Kunming is the capital of Yunnan is said to be the city of eternal spring, because of its pleasant climate year round. It is quite relaxed for a large Chinese city.
I stayed at the Camelia hostel. They have bike rentals which is a great way to go around the city.
Dali has an old town lying within fortified walls with impressive gates. It is pleasant to stroll the clean pedestrian streets. Outside the walls, many horses and horse cariages are available for a ride. Backpackers appreciate this town for the relaxing atmosphere and the food, not the least being the copious banana pancakes, a rarity in China. Outside of the old town, the most remarkable structure are the Three Pagodas (San Ta Si), erected in the 9th century. However, the main attractions might consist of the surroundings, including the 4000m high Cang Shan mountains, and the beautiful Erhai lake. I stayed at the Yuan Garden. The single room was a bit shaby, but still adequate. To get to the toilets, you have to cross to courtyard, though. from Xiguan train station, local bus wait left of exit. take #12 for Dali. The cormorant fishing trips is staged for tourists (you won’t see real working cormorants), but still worth a try. 140 piece tackle kit helps even a beginner to become an experienced angler in a short period of time. The Shaping market is interesting. If you go with a local bus, you’ll be charged Y10 each way, actually more than the Y15 RT charged by the guesthouses, but you’ll be able to stay longer when all other tourists are gone. The lake close to the Three Pagodas is enclosed between walls South of the Three Pagodas (an entrance fee is charged). Buses leave for Lijiang at least every hour until 7pm and the trip takes only 2.30h on a good road.

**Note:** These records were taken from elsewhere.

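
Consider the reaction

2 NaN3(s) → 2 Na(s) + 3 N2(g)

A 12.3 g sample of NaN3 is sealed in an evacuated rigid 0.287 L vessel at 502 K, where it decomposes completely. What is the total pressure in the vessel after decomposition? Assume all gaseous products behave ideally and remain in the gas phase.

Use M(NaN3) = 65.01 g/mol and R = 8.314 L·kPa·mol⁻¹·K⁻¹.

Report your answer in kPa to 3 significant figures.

4130 kPa

n(NaN3) = 12.3 / 65.01 = 0.1892 mol
n(gas produced) = (3/2) × 0.1892 = 0.2838 mol
P = nRT/V = 0.2838 × 8.314 × 502 / 0.287 = 4127 kPa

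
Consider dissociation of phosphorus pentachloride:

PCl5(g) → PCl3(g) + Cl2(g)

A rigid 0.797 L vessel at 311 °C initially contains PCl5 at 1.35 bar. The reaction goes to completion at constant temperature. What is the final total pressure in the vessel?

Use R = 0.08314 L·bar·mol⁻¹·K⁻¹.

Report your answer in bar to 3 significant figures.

At constant T and V, P ∝ n(gas): 1 mol gas → 2 mol gas.
P_final = (2/1) × 1.35 = 2.700 bar

2.70 bar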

Lijiang, possibly the best preserved old town in China, is one of the last places in this country where a visitor can witness and experience a historic, traditional urban culture. Remarkably, the old houses with stone foundations, plastered whitewashed brick walls, red wooden doors, shutters and balconies, and sloping tiled roofs, survived a recent earthquake without much damage, while the new concrete buildings were flattened. Adding to the charm of the narrow, winding, mostly pedestrian cobblestone streets is a network of canals. They are fast flowing from the Black Dragon Pool, a nice park with some interesting temples and a great view of the nearby Jade Dragon Snow Mountains.
I liked the Square Inn for its location close to the action on square street, and the friendly staff. The building and the room were very nice and atmospheric. To enjoy the old town, get up early before the hordes of Chinese tourists. Most of the people you will see on the streets at that time will be locals. There is a great view of the town from the top of Wangu tower, however there is an admission fee. Sqaure street is a nice place to hang out by the evening, with people floating candles in the canal. The concert of the Naxi Orchestra is also an experience not to be missed. The temples with frescoes in Baisha are now extremely developed, with admission fee, lots of Chinese tours and vendors. In particular, upon entering and exiting the buiding where the frescoes are, you are channeled between rows of booths. The frescoes themselves are interesting, but photography is stricly forbidden. The bus that you used to get there #6 does no longer stop in front of the post office. Once you are in Baisha, it is quite easy to get back to Lijiang at anytime by sharing a ride or hiring one of the small trucks stationned on the village’s main plaza. Morning buses for Jinjiang leave from the South station at 7.30 and 8.30 (the hotel staff said no buses leave from the North station, unlike the LP says). If you can manage it (the seats are numbered so you cannot seat where you please), try to get a window seat, as the scenery is spectacular in the first half of the trip. The trip takes nine hours, including the lunch break. Once you get there, you have to ride a local bus for 45mm before getting to the Jinjiang train station.